BIN NUSANTARA JAKARTA – Sinyal perdamaian antara Iran dan Amerika Serikat langsung berdampak besar ke pasar energi global. Harga minyak dunia anjlok hingga sekitar 4 persen pada perdagangan Senin (15/6/2026), seiring meredanya ketegangan yang selama ini membuat harga melambung tinggi.
Penurunan tajam ini terjadi setelah kedua negara menyepakati kerangka kerja baru, yang meliputi pembukaan kembali Selat Hormuz dan pelonggaran pembatasan maritim di kawasan Timur Tengah. Bagi pasar, langkah ini menjadi jaminan bahwa jalur distribusi minyak terpenting dunia kini aman dari risiko gangguan.
Hasilnya, harga acuan internasional Brent maupun WTI langsung terkoreksi ke bawah. Premi risiko geopolitik yang membebani harga selama berbulan‑bulan kini perlahan hilang, seiring keyakinan pelaku pasar bahwa pasokan energi dunia tak lagi terancam.
Kesepakatan ini dipastikan setelah Dewan Keamanan Nasional Tertinggi Iran merilis nota kesepahaman pada Minggu (14/6/2026). Isinya tegas: semua operasi militer di seluruh wilayah konflik, termasuk Lebanon, dihentikan selamanya. Tak hanya itu, blokade laut terhadap Iran pun dicabut sepenuhnya.
Presiden AS Donald Trump menilai perjanjian ini sebagai terobosan bersejarah. “Selat Hormuz akan bebas selamanya. Ini mencegah perang yang lebih besar dan membuka lembaran baru hubungan kedua negara,” ucapnya.
Kesuksesan pertemuan ini tak lepas dari peran jembatan yang dibangun Pakistan, Qatar, Arab Saudi, dan Turki, sebagaimana diakui Perdana Menteri Pakistan Shehbaz Sharif. Rencana ke depannya, Selat Hormuz akan dibuka bertahap di bawah kendali Iran, dan negosiasi lanjutan akan berjalan selama 60 hari ke depan.
Agenda pembicaraan berikutnya sangat luas, mulai dari penghapusan sanksi internasional, pembahasan program nuklir, hingga kerja sama ekonomi.
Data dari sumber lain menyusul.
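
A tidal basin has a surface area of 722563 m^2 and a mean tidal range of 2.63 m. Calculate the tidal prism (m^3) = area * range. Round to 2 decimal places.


Tidal prism = Area * Tidal range
P = 722563 * 2.63
P = 1900340.69 m^3

1900340.69


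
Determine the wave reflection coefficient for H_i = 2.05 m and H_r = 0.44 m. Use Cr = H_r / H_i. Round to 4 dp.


Cr = H_r / H_i
Cr = 0.44 / 2.05
Cr = 0.2146

0.2146


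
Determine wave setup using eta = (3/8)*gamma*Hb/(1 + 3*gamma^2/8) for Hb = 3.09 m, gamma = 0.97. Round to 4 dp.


eta = (3/8) * gamma * Hb / (1 + 3*gamma^2/8)
Numerator = (3/8) * 0.97 * 3.09 = 1.123987
Denominator = 1 + 3*0.97^2/8 = 1 + 0.352838 = 1.352838
eta = 1.123987 / 1.352838
eta = 0.8308 m

0.8308


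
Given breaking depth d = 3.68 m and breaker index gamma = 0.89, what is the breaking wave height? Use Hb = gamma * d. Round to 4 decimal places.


Hb = gamma * d
Hb = 0.89 * 3.68
Hb = 3.2752 m

3.2752


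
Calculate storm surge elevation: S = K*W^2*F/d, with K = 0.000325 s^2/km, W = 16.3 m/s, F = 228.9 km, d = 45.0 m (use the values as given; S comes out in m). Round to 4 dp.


S = K * W^2 * F / d
W^2 = 16.3^2 = 265.69
S = 0.000325 * 265.69 * 228.9 / 45.0
Numerator = 0.000325 * 265.69 * 228.9 = 19.765343
S = 19.765343 / 45.0 = 0.4392 m

0.4392


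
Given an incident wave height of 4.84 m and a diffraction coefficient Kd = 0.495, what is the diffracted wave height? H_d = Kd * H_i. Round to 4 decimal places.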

Penandatanganan resmi perjanjian damai ini diagendakan berlangsung di Swiss pada 19 Juni mendatang.
Di tengah geliat penurunan harga global ini, masyarakat Indonesia pun bertanya‑tanya: kapan dampaknya sampai ke pom bensin dalam negeri? Sebab, hingga kini harga BBM non‑subsidi seperti Pertamax masih stabil di angka Rp16 ribuan per liter, padahal harga minyak dunia sudah turun sejak pekan lalu. Harapan publik pun satu: penyesuaian harga jual ke konsumen segera dilakukan agar ikut merasakan dampak positif perdamaian dunia ini.